• Sector - Logistics startup
  • Timeframe - 3 weeks
  • Deliverables - Personas, Customer journeys
  • Methods - Interviews, Survey, Focus group, Secondary research

Summary

Who really is our customer? That was the big question we faced at Weengs, where I’d just joined as part of a new Product team. The business was serving too many segments which meant at the time it was unscalable.

After a deep, three week customer discovery process we presented an insight report to our founders and CEO. Our recommendations sparked an even bigger research project in the race to find true product/market fit.

The Methodology

Firstly we put together a high-level plan based on the design thinking and lean startup methodology.

Having survived just fine without a Product team during its first 3 years, our arrival at Weengs was understandably met with a little skepticism. So our job was to also convince those who weren’t used to this way of thinking.

Visualised methodology for the upcoming project

Kick-off & Hypotheses

The first week was mostly spent with our customer-facing departments. Like a sponge, absorbing everything we could!

In parallel we ran some preliminary market research to get an updated snapshot of the Ecommerce landscape.

Next we aligned with relevant department heads - the key stakeholders - to generate a list of assumptions we’d test across our range of customers.

The aim was to understand their attitudes, values and pain points. We wanted to know which segment would benefit most from using Weengs, both now and in the future.

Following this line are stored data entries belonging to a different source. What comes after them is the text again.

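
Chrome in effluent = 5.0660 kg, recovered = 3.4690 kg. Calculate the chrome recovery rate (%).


Formula: Recovery = recovered / input * 100
Substituting: Recovery = 3.4690 / 5.0660 * 100
Result: 68.4761 %


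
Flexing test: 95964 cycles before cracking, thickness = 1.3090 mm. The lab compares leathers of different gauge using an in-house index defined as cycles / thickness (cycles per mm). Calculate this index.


Formula: Index = cycles / thickness
Substituting: Index = 95964 / 1.3090
Result: 73310.9244 cycles/mm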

List of hypotheses to test

The Methods

With a lot of assumptions to test at once, it made sense to break them up into the most appropriate methods. We based this on: how complex the question was, if it related to a specific part of the journey, how many data points we’d need etc. I settled on:

  • F2F Interviews
    Ran with 10 customers across a range of profiles. Built and structured with the MOM test approach in mind.
  • Online Survey
    Working closely with the Marketing team to formulate clear and concise questions.
  • Focus Group
    Invited 10 customers to a co-working space close to our office in London. We facilitated a workshop with exercises to better understand their context:
      - Life before Weengs
     - Life after Weengs
     - What can be improved
     - What works as it is today

Personas

With the findings we were able to pinpoint 4 main segments which we’d use to build personas:

The independent store

The marketplace

The aspiring boutique

The e-tailer

Who's our best fit right now?

Why the marketplace reseller is not always the best customer?

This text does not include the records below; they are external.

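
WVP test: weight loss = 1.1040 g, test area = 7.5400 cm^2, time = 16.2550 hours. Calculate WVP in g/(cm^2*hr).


Formula: WVP = loss / (area * time)
Substituting: WVP = 1.1040 / (7.5400 * 16.2550)
Result: 0.00900763 g/(cm^2*hr)


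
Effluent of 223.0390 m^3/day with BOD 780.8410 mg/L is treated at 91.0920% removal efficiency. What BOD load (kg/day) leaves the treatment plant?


Load_in = volume * conc / 1000 = 223.0390 * 780.8410 / 1000 = 174.1580 kg/day
Removed = Load_in * eff / 100 = 174.1580 * 91.0920 / 100 = 158.6440 kg/day
Load_out = Load_in - Removed = 174.1580 - 158.6440 = 15.5140 kg/day


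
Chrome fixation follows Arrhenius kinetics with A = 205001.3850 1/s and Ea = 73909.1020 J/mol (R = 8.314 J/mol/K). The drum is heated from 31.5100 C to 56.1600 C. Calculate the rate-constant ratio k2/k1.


T1 = 31.5100 + 273.15 = 304.6600 K; T2 = 56.1600 + 273.15 = 329.3100 K
k1 = A * exp(-Ea/(R*T1)) = 205001.3850 * exp(-73909.1020/(8.314*304.6600)) = 4.3593e-08 1/s
k2 = A * exp(-Ea/(R*T2)) = 205001.3850 * exp(-73909.1020/(8.314*329.3100)) = 3.8725e-07 1/s
k2/k1 = 3.8725e-07 / 4.3593e-08 = 8.8832


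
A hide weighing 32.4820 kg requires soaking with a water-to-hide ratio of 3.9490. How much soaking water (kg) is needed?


Formula: Water = hide_weight * ratio
Substituting: Water = 32.4820 * 3.9490
Result: 128.2714 kg


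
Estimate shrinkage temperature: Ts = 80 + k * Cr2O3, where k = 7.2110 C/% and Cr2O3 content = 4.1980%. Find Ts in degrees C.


Formula: Ts = 80 + k * Cr2O3
Substituting: Ts = 80 + 7.2110 * 4.1980
Result: 110.2718 C


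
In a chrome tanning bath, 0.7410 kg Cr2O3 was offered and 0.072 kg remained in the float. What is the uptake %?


Formula: Uptake = (offered - residual) / offered * 100
Substituting: Uptake = (0.7410 - 0.072) / 0.7410 * 100
Result: 90.2834 %


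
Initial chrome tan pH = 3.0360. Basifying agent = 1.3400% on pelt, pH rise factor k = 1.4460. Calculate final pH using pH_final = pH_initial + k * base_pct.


Formula: pH_final = pH_initial + k * base_pct
Substituting: pH_final = 3.0360 + 1.4460 * 1.3400
Result: 4.9736


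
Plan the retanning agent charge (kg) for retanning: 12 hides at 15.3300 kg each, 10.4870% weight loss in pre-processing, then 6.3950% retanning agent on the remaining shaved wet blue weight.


Total_raw = N * avg_wt = 12 * 15.3300 = 183.9600 kg
Substrate = Total_raw * (1 - loss/100) = 183.9600 * (1 - 10.4870/100) = 164.6681 kg
Retan = Substrate * pct / 100 = 164.6681 * 6.3950 / 100 = 10.5305 kg


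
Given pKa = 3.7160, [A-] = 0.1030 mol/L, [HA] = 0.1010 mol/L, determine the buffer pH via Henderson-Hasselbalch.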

What are the best types of product to target?

The online survey

Overall takeaways & recommendations

The customer journey

To build a full picture of our customer’s experience I also supported and ran weekly user groups with internal teams. Each week we’d choose a topic to cover, e.g. invoices, tracking, claims... And then hand-pick team members from those departments who’d act as our experts.

Using workshop tools and methods we unearthed the good, the bad and the ugly about each step of the journey.

Shots from user groups (note & votes)
Onboarding stage of the customer journey

All in all the stages we included were:

  1. The interest stage
  2. The decision stage
  3. Onboarding (set-up phone call)
  4. Onboarding (1st collection)
  5. Onboarding (2nd -> 5th collection)
  6. 'Add shipment'
  7. 'Request collection'
  8. Collection (before the driver arrives)
  9. Collection (on driver's arrival)
  10. Items back to the warehouse
  11. Dispatch
  12. Post-dispatch

Extracts from the customer journey

'Add shipment'

'Request collection'

Collection (before the driver arrives)

Conclusion

After presenting the findings, our founders saw that we’d only just scratched the surface. The company’s future rested on exploring our ‘ideal’ segment further, so it triggered a company-wide research project. 

We needed to understand these Independent Stores more deeply as the segment was still too broad. It was the only way the company could commit to a direction before evolving and scaling our operations.


Reflection

Affirming ourselves as ‘key players’ in the company decision-making wasn’t something I expected to be an issue in the beginning. But turns out it was one of the most difficult challenges I’ve had to face. 

It helped my ability to communicate the value of Product and the processes, especially to those who might be skeptical. Plus I saw the importance of involving other team members, and the positive impact it had on their perceptions.